Perante esta avaliação, surge-me logo a pergunta: a criatura que escreveu isto sabe qual é o seu papel como professor?!

Que papel julga ser o seu, em contexto escolar e de sala de aula? Qual a razão de fundo para que o referido aluno não se foque no que está a ser leccionado, ao ponto de conversar com os colegas? Partindo do pressuposto de que uma conversa implica dois ou mais intervenientes, que conclusão tira do facto de haver outros alunos que não prestam atenção ao professor? O que significa o facto de os outros alunos serem cativados pela interpelação do colega de turma, em vez de continuarem concentrados no discurso do professor?

Não sei se estão a perceber, mas o que o professor faz é transferir toda a responsabilidade para o aluno, não só da sua falta de atenção, mas a de todos os outros com quem conversa. Não questiona o facto de as conversas paralelas serem mais interessantes do que a matéria que debita. Porque será? Será que é um desinteressantíssimo incompetente?

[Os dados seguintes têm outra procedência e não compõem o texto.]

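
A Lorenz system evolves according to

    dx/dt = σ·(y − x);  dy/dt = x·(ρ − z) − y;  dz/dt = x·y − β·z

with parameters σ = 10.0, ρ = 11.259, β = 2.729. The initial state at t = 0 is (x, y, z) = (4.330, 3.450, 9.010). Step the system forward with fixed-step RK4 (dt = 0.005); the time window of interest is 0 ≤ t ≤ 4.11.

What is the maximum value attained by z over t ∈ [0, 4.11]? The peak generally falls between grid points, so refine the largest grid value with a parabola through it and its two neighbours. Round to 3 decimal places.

max z = 11.958

t=0.000: state=(4.330, 3.450, 9.010)
step 1 (dt=0.005): k1=(-8.800, 6.288, -9.650), k2=(-8.423, 6.327, -9.592), k3=(-8.431, 6.328, -9.589), k4=(-8.062, 6.367, -9.529); state += dt/6·(k1+2k2+2k3+k4)
t=0.005: state=(4.288, 3.482, 8.962)
t=0.010: state=(4.249, 3.514, 8.915)
t=0.015: state=(4.214, 3.546, 8.868)
continuing one RK4 step at a time; state shown every 40 steps (Δt=0.2):
t=0.200: state=(4.435, 5.057, 7.957)
t=0.400: state=(5.973, 6.667, 9.537)
t=0.600: state=(6.303, 5.866, 11.848)
t=0.800: state=(4.958, 4.326, 11.134)
t=1.000: state=(4.355, 4.399, 9.402)
t=1.200: state=(4.971, 5.467, 8.974)
t=1.400: state=(5.884, 6.163, 10.260)
t=1.600: state=(5.764, 5.405, 11.282)
t=1.800: state=(4.961, 4.648, 10.572)
t=2.000: state=(4.766, 4.882, 9.592)
t=2.200: state=(5.267, 5.583, 9.624)
t=2.400: state=(5.709, 5.767, 10.508)
t=2.600: state=(5.463, 5.214, 10.851)
t=2.800: state=(5.021, 4.889, 10.285)
t=3.000: state=(5.028, 5.153, 9.795)
t=3.200: state=(5.377, 5.551, 10.004)
t=3.400: state=(5.543, 5.513, 10.525)
t=3.600: state=(5.318, 5.165, 10.563)
t=3.800: state=(5.101, 5.063, 10.173)
t=4.000: state=(5.181, 5.282, 9.973)
t=4.110: state=(5.304, 5.417, 10.056)
largest grid value and its neighbours: z(0.645)=11.95751, z(0.650)=11.95763, z(0.655)=11.95545
parabola through these three points peaks at t≈0.648 with z≈11.95786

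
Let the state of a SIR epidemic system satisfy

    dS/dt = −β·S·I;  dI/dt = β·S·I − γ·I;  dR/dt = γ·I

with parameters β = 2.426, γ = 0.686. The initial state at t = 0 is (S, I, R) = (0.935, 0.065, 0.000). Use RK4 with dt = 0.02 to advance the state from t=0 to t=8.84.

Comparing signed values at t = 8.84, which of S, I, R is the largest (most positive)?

largest component: R

t=0.000: state=(0.935, 0.065, 0.000)
step 1 (dt=0.02): k1=(-0.147, 0.103, 0.045), k2=(-0.150, 0.104, 0.045), k3=(-0.150, 0.104, 0.045), k4=(-0.152, 0.106, 0.046); state += dt/6·(k1+2k2+2k3+k4)
t=0.020: state=(0.932, 0.067, 0.001)
t=0.040: state=(0.929, 0.069, 0.002)
t=0.060: state=(0.926, 0.071, 0.003)
continuing one RK4 step at a time; state shown every 25 steps (Δt=0.5):
t=0.500: state=(0.831, 0.136, 0.033)
t=1.000: state=(0.664, 0.239, 0.097)
t=1.500: state=(0.466, 0.337, 0.197)
t=2.000: state=(0.300, 0.379, 0.322)
t=2.500: state=(0.191, 0.360, 0.450)
t=3.000: state=(0.127, 0.308, 0.565)
t=3.500: state=(0.091, 0.249, 0.660)
t=4.000: state=(0.069, 0.195, 0.736)
t=4.500: state=(0.056, 0.149, 0.795)
t=5.000: state=(0.048, 0.113, 0.839)
t=5.500: state=(0.043, 0.084, 0.873)
t=6.000: state=(0.039, 0.063, 0.898)
t=6.500: state=(0.037, 0.047, 0.917)
t=7.000: state=(0.035, 0.035, 0.931)
t=7.500: state=(0.034, 0.026, 0.941)
t=8.000: state=(0.033, 0.019, 0.948)
t=8.500: state=(0.032, 0.014, 0.954)
t=8.840: state=(0.032, 0.011, 0.957)
compare at T: S=0.032, I=0.011, R=0.957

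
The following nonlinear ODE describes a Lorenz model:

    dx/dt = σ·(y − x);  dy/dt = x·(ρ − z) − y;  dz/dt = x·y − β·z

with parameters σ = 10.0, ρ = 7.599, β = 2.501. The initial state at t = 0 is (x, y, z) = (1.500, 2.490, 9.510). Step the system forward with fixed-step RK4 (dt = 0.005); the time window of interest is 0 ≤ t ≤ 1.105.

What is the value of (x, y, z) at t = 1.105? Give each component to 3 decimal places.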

A alarvidade chega ao ponto de não se questionarem sobre a eficácia do método que utilizam e do que andam para ali a fazer - e no meio disto tudo, o menos importante são os alunos.

Por outro lado, ao dizer que o aluno não tem hábitos de trabalho e estudo regular, está, mais uma vez, a transpôr a causa do insucesso para o exterior da escola, sobretudo para os pais, que trabalham, sim, mas não para a escola. Os pais não são professores! Normalmente, andam estoirados, trabalham como loucos, e tudo o que querem é chegar a casa e disfrutar de tempo de qualidade com os filhos.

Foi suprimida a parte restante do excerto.